L’Unione europea è pronta ad infliggere ad Apple una multa record da diversi miliardi di dollari per gli accordi fiscali in Irlanda. Lo riporta il Financial Times, sottolineando che i risultati preliminari di un’indagine saranno diffusi a breve e dovrebbero mettere in evidenza che Apple ha ricevuto aiuti di Stato illegali con gli accordi fiscali in Irlanda.
L’inchiesta su Apple rientra in quella più ampia sulle multinazionali e gli accordi fiscali che hanno ottenuto da alcuni Paesi europei. ”Non c’è mai stato un accordo speciale, niente che possa essere considerato aiuto di Stato” afferma il chief financial officer di Apple, Luca Maestri intervistato dal FT, sottolineando che Apple ”non ha fatto nulla contro la legge. Siamo fiduciosi sul fatto che l’indagine mostri che non c’è stato alcun trattamento di favore in nessun momento”. E’ lo stesso Maestri ad annunciare l’arrivo della sanzione pesantissima “dell’ordine di miliardi di dollari”.
A giugno la Commissione europea ha aperto una indagine per esaminare se le decisioni prese dalle autorità fiscali di Olanda, Lussemburgo e Irlanda in materia di tassazione dell’attività di diverse multinazionali, tra cui Apple, Starbucks e Fiat, siano compatibili con le norme Ue sugli aiuti di stato.
“Nel contesto di bilanci ridotti è importante che le grandi multinazionali paghino la loro parte di tasse – spiegava il commissario Joaquin Almunia – “Le regole Ue impediscono agli Stati di adottare misure che permettono a certe imprese di pagare meno tasse rispetto a quelle che dovrebbero versare se le regole fiscali fossero applicate equamente e in modo non discriminatorio”.
In occasione dell’apertura dell’indagine, il commissario per la Concorrenza aveva fatto sapere di aver chiesto informazioni al governo irlandese sul particolare regime da paradiso fiscale concesso alle imprese straniere. Analoga indagine era stata rivelata dal Senato americano sui benefici fiscali ottenuti dalla Apple attraverso società domiciliate nella città irlandese di Cork.

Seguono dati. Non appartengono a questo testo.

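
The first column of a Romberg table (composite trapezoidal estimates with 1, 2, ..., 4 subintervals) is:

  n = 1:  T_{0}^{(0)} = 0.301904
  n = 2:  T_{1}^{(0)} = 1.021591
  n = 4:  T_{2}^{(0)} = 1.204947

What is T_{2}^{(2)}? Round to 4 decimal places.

Richardson extrapolation on the trapezoidal column (denominator 4−1=3):
T_{1}^{(1)} = (4·1.021591 − 0.301904) / 3 = 1.261487
T_{2}^{(1)} = (4·1.204947 − 1.021591) / 3 = 1.266066
T_{2}^{(2)} = (16·1.266066 − 1.261487) / 15 = 1.266371

1.2664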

Tra gli OTT, oltre a Apple, anche Google, Facebook, Amazon ed eBay hanno le loro sedi fiscali tra Irlanda e Lussemburgo, e finiscono per pagare pochissime tasse sui miliardi di prodotti e servizi che vendono nei paesi della Comunità.
La Commissisone ha indagato appunto sulla possibilità che questi i regimi fiscali dei paesi sopracitati non finiscano per configurare un aiuto di Stato, a favore di queste grandi società con attività – e relativi fatturati da vendite – ramificate in più paesi.
Bruxelles ha aperto l’indagine a seguito di articoli di stampa secondo i quali alcuni aziende avevano beneficiato di riduzioni di imposta accordate loro tramite “decisioni anticipate in materia fiscale” – il cosiddetto tax rulings – prese dagli stati nazionali.
Queste decisioni sono utilizzate per confermare i cosiddetti prezzi di trasferimento ovvero quelli fatturati per transazioni commerciali tra entità differenti di uno stesso gruppo. I prezzi di trasferimento, spiegava a giugno la Commissione, influenzano la ripartizione dei guadagni imponibili tra le filiali di un gruppo stabilite nei diversi paesi. Se le autorità fiscali nazionali, al momento di accettare il calcolo della base di imposta proposto da una impresa spingono per remunerare una filiale o una succursale alle condizioni di mercato, si esclude la presenza di un aiuto di Stato; ma se il calcolo non si fonda su le condizioni predette, “è possibile che l’impresa benefici di un trattamento più favorevole di quello che sarebbe normalmente riservato ad altri contribuenti”, sottolineava la Ue.